The project has wide tree lined pedestrian walks on both sides of the main street where shops and restaurants can place merchandise or set up tables and chairs. The office building’s three and one half story tower anchors the main street. Between the two retail buildings we placed a well defined plaza and stair hill climb to Olympic Drive. Between the small town house retail spaces residents can walk under a stone and timber trellis through a semi-private garden court to entry their townhouse. Pedestrian walks link the Olympic Square neighborhood with retail stores to the west and north. Town house residents have a private two-car tandem garages which frees surface parking for guests, retail and office use. The mix of office, retail and residential allows a minimum of parking. Each use has a different peak parking need, which helps to reduce the need for excess parking.

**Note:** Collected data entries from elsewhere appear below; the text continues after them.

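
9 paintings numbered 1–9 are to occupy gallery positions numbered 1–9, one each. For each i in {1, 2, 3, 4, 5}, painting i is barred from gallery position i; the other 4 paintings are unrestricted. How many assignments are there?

Let Aᵢ (for 1 ≤ i ≤ 5) be the placements that put painting i in its forbidden gallery position. Any j of these fix j positions, leaving (9−j)! ways to fill the rest, and there are C(5,j) ways to pick which j.
By inclusion–exclusion, the number of valid placements is Σ_{j=0}^{5} (−1)^j C(5,j)·(9−j)!.
Computing: 362880 − 201600 + 50400 − 7200 + 600 − 24 = 205056.

205056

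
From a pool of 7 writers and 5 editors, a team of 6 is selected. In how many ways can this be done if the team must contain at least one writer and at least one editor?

Total 6-person selections from all 12: C(12,6) = 924.
Subtract selections that omit an entire group: no writers → C(5,6) = 0; no editors → C(7,6) = 7.
Both groups omitted at once is impossible, so 924 − 7 = 917.

917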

The original character was in response to an owner / tenant request for a “Northwest Cascade” style. We researched many Cascade Mountain resorts and camps and found patterns that we implemented in the aesthetics of the architecture. The community of Gig Harbor has strong desire to keep the character of commercial buildings to be “small town” with building materials that are “hand placed” and mass that is broken up to smaller vertical and horizontal sections. We successfully achieved this with steeper pitched roofs, wide overhangs, bracket details, trellis, ledge stone, stucco, vertical / horizontal siding and vertically oriented windows.
Olympic Square’s success was based on maximizing the site with proper mix and placement of uses, controlling construction cost through tight design build process. The town houses ‘hard costs’ was under $100 per gross square foot. The office buildings hard cost was under $200 per gross square foot including tenant improvements and the retail was somewhere in between.
The architectural character and careful placement of use on the site makes this dense urban mixed use project an excellent example of future sustainable small town living.